Aberta para atendimento aos palmeirenses, é questionável se a Unidade de Saúde terá estrutura física e pessoal para receber pacientes de outros municípios, como assim é entendimento da gestão municipal palmeirense.
Segundo informação da Assessoria de Comunicação de prefeitura municipal de Palmeira dos Índios, o quadro de profissionais de saúde da UPA será formado por quatro médicos, e mais enfermeiros e técnicos. Uma estrutura infinitamente deficiente para atender a um bairro da cidade, que se imagine atendimento estendidos a outros municípios.
A proposta eleitoreira por parte de James Ribeiro e seus correligionários, “é de que vai haver especialidades de clínica médica, ortopedia e pediatria.
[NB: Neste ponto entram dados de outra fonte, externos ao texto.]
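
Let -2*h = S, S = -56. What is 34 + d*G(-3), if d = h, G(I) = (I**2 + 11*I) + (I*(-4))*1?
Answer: -302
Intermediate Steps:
h = 28 (h = -1/2*(-56) = 28)
G(I) = I**2 + 7*I (G(I) = (I**2 + 11*I) - 4*I*1 = (I**2 + 11*I) - 4*I = I**2 + 7*I)
d = 28
34 + d*G(-3) = 34 + 28*(-3*(7 - 3)) = 34 + 28*(-3*4) = 34 + 28*(-12) = 34 - 336 = -302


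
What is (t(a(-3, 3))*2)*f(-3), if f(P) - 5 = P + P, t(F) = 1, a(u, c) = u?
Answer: -2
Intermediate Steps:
f(P) = 5 + 2*P (f(P) = 5 + (P + P) = 5 + 2*P)
(t(a(-3, 3))*2)*f(-3) = (1*2)*(5 + 2*(-3)) = 2*(5 - 6) = 2*(-1) = -2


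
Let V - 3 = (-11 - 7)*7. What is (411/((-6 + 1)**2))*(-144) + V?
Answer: -62259/25 ≈ -2490.4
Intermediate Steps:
V = -123 (V = 3 + (-11 - 7)*7 = 3 - 18*7 = 3 - 126 = -123)
(411/((-6 + 1)**2))*(-144) + V = (411/((-6 + 1)**2))*(-144) - 123 = (411/((-5)**2))*(-144) - 123 = (411/25)*(-144) - 123 = -59184/25 - 123 = -62259/25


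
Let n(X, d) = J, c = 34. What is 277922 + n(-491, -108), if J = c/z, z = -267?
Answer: 74205140/267 ≈ 2.7792e+5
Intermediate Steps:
J = -34/267 (J = 34/(-267) = 34*(-1/267) = -34/267 ≈ -0.12734)
n(X, d) = -34/267
277922 + n(-491, -108) = 277922 - 34/267 = 74205140/267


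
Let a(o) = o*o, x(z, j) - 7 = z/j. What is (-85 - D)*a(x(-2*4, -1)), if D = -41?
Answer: -9900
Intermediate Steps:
x(z, j) = 7 + z/j
a(o) = o²
(-85 - D)*a(x(-2*4, -1)) = (-85 - 1*(-41))*(7 - 2*4/(-1))² = (-85 + 41)*(7 - 8*(-1))² = -44*(7 + 8)² = -44*15² = -44*225 = -9900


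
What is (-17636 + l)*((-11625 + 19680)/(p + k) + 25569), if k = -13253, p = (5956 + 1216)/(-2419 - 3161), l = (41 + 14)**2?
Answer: -6907388509005777/18489728 ≈ -3.7358e+8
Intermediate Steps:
l = 3025 (l = 55**2 = 3025)
p = -1793/1395 (p = 7172/(-5580) = 7172*(-1/5580) = -1793/1395 ≈ -1.2853)
(-17636 + l)*((-11625 + 19680)/(p + k) + 25569) = (-17636 + 3025)*((-11625 + 19680)/(-1793/1395 - 13253) + 25569) = -14611*(8055/(-18489728/1395) + 25569) = -14611*(8055*(-1395/18489728) + 25569) = -14611*(-11236725/18489728 + 25569) = -14611*472752618507/18489728 = -6907388509005777/18489728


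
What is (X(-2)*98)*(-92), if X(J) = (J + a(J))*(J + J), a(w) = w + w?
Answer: -216384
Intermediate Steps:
a(w) = 2*w
X(J) = 6*J² (X(J) = (J + 2*J)*(J + J) = (3*J)*(2*J) = 6*J²)
(X(-2)*98)*(-92) = ((6*(-2)²)*98)*(-92) = ((6*4)*98)*(-92) = (24*98)*(-92) = 2352*(-92) = -216384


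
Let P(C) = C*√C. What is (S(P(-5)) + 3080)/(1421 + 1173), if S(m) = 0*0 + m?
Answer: 1540/1297 - 5*I*√5/2594 ≈ 1.1874 - 0.0043101*I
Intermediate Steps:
P(C) = C^(3/2)
S(m) = m (S(m) = 0 + m = m)
(S(P(-5)) + 3080)/(1421 + 1173) = ((-5)^(3/2) + 3080)/(1421 + 1173) = (-5*I*√5 + 3080)/2594 = (3080 - 5*I*√5)*(1/2594) = 1540/1297 - 5*I*√5/2594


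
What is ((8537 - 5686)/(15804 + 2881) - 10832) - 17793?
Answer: -534855274/18685 ≈ -28625.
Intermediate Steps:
((8537 - 5686)/(15804 + 2881) - 10832) - 17793 = (2851/18685 - 10832) - 17793 = -202393069/18685 - 17793 = -534855274/18685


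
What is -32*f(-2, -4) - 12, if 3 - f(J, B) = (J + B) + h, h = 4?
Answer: -172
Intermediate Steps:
f(J, B) = -1 - B - J (f(J, B) = 3 - ((J + B) + 4) = 3 - ((B + J) + 4) = 3 - (4 + B + J) = 3 + (-4 - B - J) = -1 - B - J)
-32*f(-2, -4) - 12 = -32*(-1 - 1*(-4) - 1*(-2)) - 12 = -32*(-1 + 4 + 2) - 12 = -32*5 - 12 = -160 - 12 = -172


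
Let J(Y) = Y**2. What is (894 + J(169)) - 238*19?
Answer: 24933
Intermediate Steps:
(894 + J(169)) - 238*19 = (894 + 169**2) - 238*19 = (894 + 28561) - 4522 = 29455 - 4522 = 24933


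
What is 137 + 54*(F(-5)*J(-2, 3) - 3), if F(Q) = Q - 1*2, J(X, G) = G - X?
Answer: -1915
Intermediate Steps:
F(Q) = -2 + Q (F(Q) = Q - 2 = -2 + Q)
137 + 54*(F(-5)*J(-2, 3) - 3) = 137 + 54*((-2 - 5)*(3 - 1*(-2)) - 3) = 137 + 54*(-7*(3 + 2) - 3) = 137 + 54*(-7*5 - 3) = 137 + 54*(-35 - 3) = 137 + 54*(-38) = 137 - 2052 = -1915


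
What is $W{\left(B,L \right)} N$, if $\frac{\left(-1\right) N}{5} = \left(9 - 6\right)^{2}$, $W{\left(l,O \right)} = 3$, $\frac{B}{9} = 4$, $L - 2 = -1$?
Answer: $-135$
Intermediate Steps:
$L = 1$ ($L = 2 - 1 = 1$)
$B = 36$ ($B = 9 \cdot 4 = 36$)
$N = -45$ ($N = - 5 \left(9 - 6\right)^{2} = - 5 \cdot 3^{2} = \left(-5\right) 9 = -45$)
$W{\left(B,L \right)} N = 3 \left(-45\right) = -135$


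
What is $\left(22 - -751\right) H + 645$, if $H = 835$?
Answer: $646100$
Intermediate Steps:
$\left(22 - -751\right) H + 645 = \left(22 - -751\right) 835 + 645 = \left(22 + 751\right) 835 + 645 = 773 \cdot 835 + 645 = 645455 + 645 = 646100$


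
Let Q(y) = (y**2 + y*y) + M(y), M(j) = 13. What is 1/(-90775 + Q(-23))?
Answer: -1/89704 ≈ -1.1148e-5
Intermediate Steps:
Q(y) = 13 + 2*y**2 (Q(y) = (y**2 + y*y) + 13 = (y**2 + y**2) + 13 = 2*y**2 + 13 = 13 + 2*y**2)
1/(-90775 + Q(-23)) = 1/(-90775 + (13 + 2*(-23)**2)) = 1/(-90775 + (13 + 2*529)) = 1/(-90775 + (13 + 1058)) = 1/(-90775 + 1071) = 1/(-89704) = -1/89704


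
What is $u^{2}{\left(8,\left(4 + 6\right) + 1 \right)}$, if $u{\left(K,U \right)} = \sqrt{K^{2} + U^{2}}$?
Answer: $185$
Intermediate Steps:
$u^{2}{\left(8,\left(4 + 6\right) + 1 \right)} = \left(\sqrt{8^{2} + \left(\left(4 + 6\right) + 1\right)^{2}}\right)^{2} = \left(\sqrt{64 + \left(10 + 1\right)^{2}}\right)^{2} = \left(\sqrt{64 + 11^{2}}\right)^{2} = \left(\sqrt{64 + 121}\right)^{2} = \left(\sqrt{185}\right)^{2} = 185$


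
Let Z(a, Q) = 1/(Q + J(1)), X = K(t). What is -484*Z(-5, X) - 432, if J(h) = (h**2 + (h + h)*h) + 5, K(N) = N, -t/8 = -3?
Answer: -3577/8 ≈ -447.13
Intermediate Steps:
t = 24 (t = -8*(-3) = 24)
X = 24
J(h) = 5 + 3*h**2 (J(h) = (h**2 + (2*h)*h) + 5 = (h**2 + 2*h**2) + 5 = 3*h**2 + 5 = 5 + 3*h**2)
Z(a, Q) = 1/(8 + Q) (Z(a, Q) = 1/(Q + (5 + 3*1**2)) = 1/(Q + (5 + 3*1)) = 1/(Q + (5 + 3)) = 1/(Q + 8) = 1/(8 + Q))
-484*Z(-5, X) - 432 = -484/(8 + 24) - 432 = -484/32 - 432 = -484*1/32 - 432 = -121/8 - 432 = -3577/8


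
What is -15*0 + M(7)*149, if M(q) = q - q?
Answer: 0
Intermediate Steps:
M(q) = 0
-15*0 + M(7)*149 = -15*0 + 0*149 = 0 + 0 = 0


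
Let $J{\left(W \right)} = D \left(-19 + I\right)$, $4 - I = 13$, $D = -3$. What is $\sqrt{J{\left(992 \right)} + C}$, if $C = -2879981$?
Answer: $i \sqrt{2879897} \approx 1697.0 i$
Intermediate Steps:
$I = -9$ ($I = 4 - 13 = -9$)
$J{\left(W \right)} = 84$ ($J{\left(W \right)} = - 3 \left(-19 - 9\right) = \left(-3\right) \left(-28\right) = 84$)
$\sqrt{J{\left(992 \right)} + C} = \sqrt{84 - 2879981} = \sqrt{-2879897} = i \sqrt{2879897}$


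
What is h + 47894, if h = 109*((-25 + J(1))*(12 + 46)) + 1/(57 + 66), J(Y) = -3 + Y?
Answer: -15104399/123 ≈ -1.2280e+5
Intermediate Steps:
h = -20995361/123 (h = 109*((-25 + (-3 + 1))*(12 + 46)) + 1/(57 + 66) = 109*((-25 - 2)*58) + 1/123 = 109*(-27*58) + 1/123 = 109*(-1566) + 1/123 = -170694 + 1/123 = -20995361/123 ≈ -1.7069e+5)
h + 47894 = -20995361/123 + 47894 = -15104399/123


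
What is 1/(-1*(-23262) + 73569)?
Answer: 1/96831 ≈ 1.0327e-5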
No centro hospitalar serão realizados todos os exames médicos de acompanhamento, além de serviços de raio-x, eletrocardiograma (ECG), e eletroencefalograma.
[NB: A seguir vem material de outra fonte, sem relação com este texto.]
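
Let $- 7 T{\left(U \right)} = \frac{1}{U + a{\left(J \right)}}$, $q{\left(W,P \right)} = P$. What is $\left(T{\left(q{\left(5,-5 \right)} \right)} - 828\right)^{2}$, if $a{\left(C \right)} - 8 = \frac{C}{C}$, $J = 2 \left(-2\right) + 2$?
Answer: $\frac{537544225}{784} \approx 6.8564 \cdot 10^{5}$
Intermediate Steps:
$J = -2$ ($J = -4 + 2 = -2$)
$a{\left(C \right)} = 9$ ($a{\left(C \right)} = 8 + \frac{C}{C} = 8 + 1 = 9$)
$T{\left(U \right)} = - \frac{1}{7 \left(9 + U\right)}$ ($T{\left(U \right)} = - \frac{1}{7 \left(U + 9\right)} = - \frac{1}{7 \left(9 + U\right)}$)
$\left(T{\left(q{\left(5,-5 \right)} \right)} - 828\right)^{2} = \left(- \frac{1}{63 + 7 \left(-5\right)} - 828\right)^{2} = \left(- \frac{1}{63 - 35} - 828\right)^{2} = \left(- \frac{1}{28} - 828\right)^{2} = \left(- \frac{23185}{28}\right)^{2} = \frac{537544225}{784}$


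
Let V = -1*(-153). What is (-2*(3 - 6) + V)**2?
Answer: 25281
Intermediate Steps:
V = 153
(-2*(3 - 6) + V)**2 = (-2*(3 - 6) + 153)**2 = (-2*(-3) + 153)**2 = (6 + 153)**2 = 159**2 = 25281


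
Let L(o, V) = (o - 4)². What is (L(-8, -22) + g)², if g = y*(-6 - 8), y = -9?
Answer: 72900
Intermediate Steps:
L(o, V) = (-4 + o)²
g = 126 (g = -9*(-6 - 8) = -9*(-14) = 126)
(L(-8, -22) + g)² = ((-4 - 8)² + 126)² = ((-12)² + 126)² = (144 + 126)² = 270² = 72900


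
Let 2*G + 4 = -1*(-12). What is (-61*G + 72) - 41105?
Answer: -41277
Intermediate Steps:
G = 4 (G = -2 + (-1*(-12))/2 = -2 + (½)*12 = -2 + 6 = 4)
(-61*G + 72) - 41105 = (-61*4 + 72) - 41105 = (-244 + 72) - 41105 = -172 - 41105 = -41277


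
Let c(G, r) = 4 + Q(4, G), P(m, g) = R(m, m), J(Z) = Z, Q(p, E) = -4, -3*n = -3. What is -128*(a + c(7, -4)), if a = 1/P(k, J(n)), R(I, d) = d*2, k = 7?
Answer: -64/7 ≈ -9.1429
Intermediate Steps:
n = 1 (n = -1/3*(-3) = 1)
R(I, d) = 2*d
P(m, g) = 2*m
c(G, r) = 0 (c(G, r) = 4 - 4 = 0)
a = 1/14 (a = 1/(2*7) = 1/14 ≈ 0.071429)
-128*(a + c(7, -4)) = -128*(1/14 + 0) = -128*1/14 = -64/7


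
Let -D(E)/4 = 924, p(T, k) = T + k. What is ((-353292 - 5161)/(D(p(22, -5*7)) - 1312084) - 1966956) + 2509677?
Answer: 714101795833/1315780 ≈ 5.4272e+5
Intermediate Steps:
D(E) = -3696 (D(E) = -4*924 = -3696)
((-353292 - 5161)/(D(p(22, -5*7)) - 1312084) - 1966956) + 2509677 = ((-353292 - 5161)/(-3696 - 1312084) - 1966956) + 2509677 = (-358453/(-1315780) - 1966956) + 2509677 = (-358453*(-1/1315780) - 1966956) + 2509677 = (358453/1315780 - 1966956) + 2509677 = -2588081007227/1315780 + 2509677 = 714101795833/1315780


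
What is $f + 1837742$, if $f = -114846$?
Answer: $1722896$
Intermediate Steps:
$f + 1837742 = -114846 + 1837742 = 1722896$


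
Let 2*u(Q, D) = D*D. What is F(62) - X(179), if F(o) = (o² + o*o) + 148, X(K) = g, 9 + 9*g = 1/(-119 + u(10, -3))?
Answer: 16152059/2061 ≈ 7837.0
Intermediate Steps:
u(Q, D) = D²/2 (u(Q, D) = (D*D)/2 = D²/2)
g = -2063/2061 (g = -1 + 1/(9*(-119 + (½)*(-3)²)) = -1 + 1/(9*(-119 + (½)*9)) = -1 + 1/(9*(-119 + 9/2)) = -1 + 1/(9*(-229/2)) = -1 + (⅑)*(-2/229) = -1 - 2/2061 = -2063/2061 ≈ -1.0010)
X(K) = -2063/2061
F(o) = 148 + 2*o² (F(o) = (o² + o²) + 148 = 2*o² + 148 = 148 + 2*o²)
F(62) - X(179) = (148 + 2*62²) - 1*(-2063/2061) = (148 + 2*3844) + 2063/2061 = (148 + 7688) + 2063/2061 = 7836 + 2063/2061 = 16152059/2061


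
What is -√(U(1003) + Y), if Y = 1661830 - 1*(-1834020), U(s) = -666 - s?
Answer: -√3494181 ≈ -1869.3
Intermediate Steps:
Y = 3495850 (Y = 1661830 + 1834020 = 3495850)
-√(U(1003) + Y) = -√((-666 - 1*1003) + 3495850) = -√((-666 - 1003) + 3495850) = -√(-1669 + 3495850) = -√3494181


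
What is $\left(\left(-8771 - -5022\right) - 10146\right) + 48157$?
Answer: $34262$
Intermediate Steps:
$\left(\left(-8771 - -5022\right) - 10146\right) + 48157 = \left(\left(-8771 + 5022\right) - 10146\right) + 48157 = \left(-3749 - 10146\right) + 48157 = -13895 + 48157 = 34262$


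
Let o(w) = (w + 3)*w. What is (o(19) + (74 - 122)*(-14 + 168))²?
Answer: 48636676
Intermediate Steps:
o(w) = w*(3 + w) (o(w) = (3 + w)*w = w*(3 + w))
(o(19) + (74 - 122)*(-14 + 168))² = (19*(3 + 19) + (74 - 122)*(-14 + 168))² = (19*22 - 48*154)² = (418 - 7392)² = (-6974)² = 48636676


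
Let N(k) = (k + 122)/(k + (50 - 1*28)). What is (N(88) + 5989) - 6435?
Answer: -4885/11 ≈ -444.09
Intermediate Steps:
N(k) = (122 + k)/(22 + k) (N(k) = (122 + k)/(k + (50 - 28)) = (122 + k)/(k + 22) = (122 + k)/(22 + k))
(N(88) + 5989) - 6435 = ((122 + 88)/(22 + 88) + 5989) - 6435 = (210/110 + 5989) - 6435 = ((1/110)*210 + 5989) - 6435 = (21/11 + 5989) - 6435 = 65900/11 - 6435 = -4885/11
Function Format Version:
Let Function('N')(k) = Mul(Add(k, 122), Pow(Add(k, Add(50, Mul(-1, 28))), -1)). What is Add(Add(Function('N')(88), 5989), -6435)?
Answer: Rational(-4885, 11) ≈ -444.09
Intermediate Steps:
Function('N')(k) = Mul(Pow(Add(22, k), -1), Add(122, k)) (Function('N')(k) = Mul(Add(122, k), Pow(Add(k, Add(50, -28)), -1)) = Mul(Add(122, k), Pow(Add(k, 22), -1)) = Mul(Add(122, k), Pow(Add(22, k), -1)) = Mul(Pow(Add(22, k), -1), Add(122, k)))
Add(Add(Function('N')(88), 5989), -6435) = Add(Add(Mul(Pow(Add(22, 88), -1), Add(122, 88)), 5989), -6435) = Add(Add(Mul(Pow(110, -1), 210), 5989), -6435) = Add(Add(Mul(Rational(1, 110), 210), 5989), -6435) = Add(Add(Rational(21, 11), 5989), -6435) = Add(Rational(65900, 11), -6435) = Rational(-4885, 11)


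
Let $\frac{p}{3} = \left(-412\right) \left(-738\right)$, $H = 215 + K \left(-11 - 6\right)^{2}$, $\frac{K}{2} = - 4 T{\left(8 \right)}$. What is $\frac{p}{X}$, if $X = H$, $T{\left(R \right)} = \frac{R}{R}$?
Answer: $- \frac{101352}{233} \approx -434.99$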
Pelo que se pode notar, a famosa UPA palmeirense, dotada de quatro médicos, ao oposto de auxiliar a resolver os problemas de saúde do município, já nasce portadora de neoplasias generalizadas, cujo tratamento é infindável.
A inauguração contará com as presenças do governador Teotonio Vilela Filho, do prefeito de Palmeira dos Índios, do secretário Estadual de Saúde Jorge Villas Boas, e outros pacientes.
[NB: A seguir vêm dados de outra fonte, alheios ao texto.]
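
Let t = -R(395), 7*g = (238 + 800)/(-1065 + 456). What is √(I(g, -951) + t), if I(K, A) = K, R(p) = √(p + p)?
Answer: √(-10034 - 41209*√790)/203 ≈ 5.3245*I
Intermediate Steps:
g = -346/1421 (g = ((238 + 800)/(-1065 + 456))/7 = (1038/(-609))/7 = (1038*(-1/609))/7 = (⅐)*(-346/203) = -346/1421 ≈ -0.24349)
R(p) = √2*√p (R(p) = √(2*p) = √2*√p)
t = -√790 (t = -√2*√395 = -√790 ≈ -28.107)
√(I(g, -951) + t) = √(-346/1421 - √790)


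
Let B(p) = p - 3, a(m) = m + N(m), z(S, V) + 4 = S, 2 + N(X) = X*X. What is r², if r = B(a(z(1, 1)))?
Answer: 1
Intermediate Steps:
N(X) = -2 + X² (N(X) = -2 + X*X = -2 + X²)
z(S, V) = -4 + S
a(m) = -2 + m + m² (a(m) = m + (-2 + m²) = -2 + m + m²)
B(p) = -3 + p
r = 1 (r = -3 + (-2 + (-4 + 1) + (-4 + 1)²) = -3 + (-2 - 3 + (-3)²) = -3 + (-2 - 3 + 9) = -3 + 4 = 1)
r² = 1² = 1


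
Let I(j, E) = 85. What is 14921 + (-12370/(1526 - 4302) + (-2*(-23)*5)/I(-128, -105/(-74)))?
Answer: 352244909/23596 ≈ 14928.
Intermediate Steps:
14921 + (-12370/(1526 - 4302) + (-2*(-23)*5)/I(-128, -105/(-74))) = 14921 + (-12370/(1526 - 4302) + (-2*(-23)*5)/85) = 14921 + (-12370/(-2776) + (46*5)*(1/85)) = 14921 + (-12370*(-1/2776) + 230*(1/85)) = 14921 + (6185/1388 + 46/17) = 14921 + 168993/23596 = 352244909/23596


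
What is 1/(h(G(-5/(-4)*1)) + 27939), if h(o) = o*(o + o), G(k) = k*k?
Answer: 128/3576817 ≈ 3.5786e-5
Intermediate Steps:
G(k) = k²
h(o) = 2*o² (h(o) = o*(2*o) = 2*o²)
1/(h(G(-5/(-4)*1)) + 27939) = 1/(2*((-5/(-4)*1)²)² + 27939) = 1/(2*((-5*(-¼)*1)²)² + 27939) = 1/(2*(((5/4)*1)²)² + 27939) = 1/(2*((5/4)²)² + 27939) = 1/(2*(25/16)² + 27939) = 1/(2*(625/256) + 27939) = 1/(625/128 + 27939) = 1/(3576817/128) = 128/3576817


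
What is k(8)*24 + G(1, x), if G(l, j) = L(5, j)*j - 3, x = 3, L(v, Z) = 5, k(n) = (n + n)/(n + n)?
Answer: 36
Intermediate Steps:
k(n) = 1 (k(n) = (2*n)/((2*n)) = (2*n)*(1/(2*n)) = 1)
G(l, j) = -3 + 5*j (G(l, j) = 5*j - 3 = -3 + 5*j)
k(8)*24 + G(1, x) = 1*24 + (-3 + 5*3) = 24 + (-3 + 15) = 24 + 12 = 36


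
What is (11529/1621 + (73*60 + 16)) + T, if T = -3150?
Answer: 2031295/1621 ≈ 1253.1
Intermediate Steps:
(11529/1621 + (73*60 + 16)) + T = (11529/1621 + (73*60 + 16)) - 3150 = (11529*(1/1621) + (4380 + 16)) - 3150 = (11529/1621 + 4396) - 3150 = 7137445/1621 - 3150 = 2031295/1621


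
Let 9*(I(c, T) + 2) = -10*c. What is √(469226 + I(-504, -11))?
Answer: 2*√117446 ≈ 685.41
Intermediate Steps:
I(c, T) = -2 - 10*c/9 (I(c, T) = -2 + (-10*c)/9 = -2 - 10*c/9)
√(469226 + I(-504, -11)) = √(469226 + (-2 - 10/9*(-504))) = √(469226 + (-2 + 560)) = √(469226 + 558) = √469784 = 2*√117446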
“Com muita luta estamos realizando um dos grandes avanços na saúde pública de Palmeira do Índios. A partir de agora a população conta com o apoio da Unidade de Pronto Atendimento que seguirá um padrão de qualidade, para deixar os palmeirenses mais tranquilos”, comemorou o prefeito, num típico discurso de quem deseja perpetrar o continuísmo do marasmo administrativo.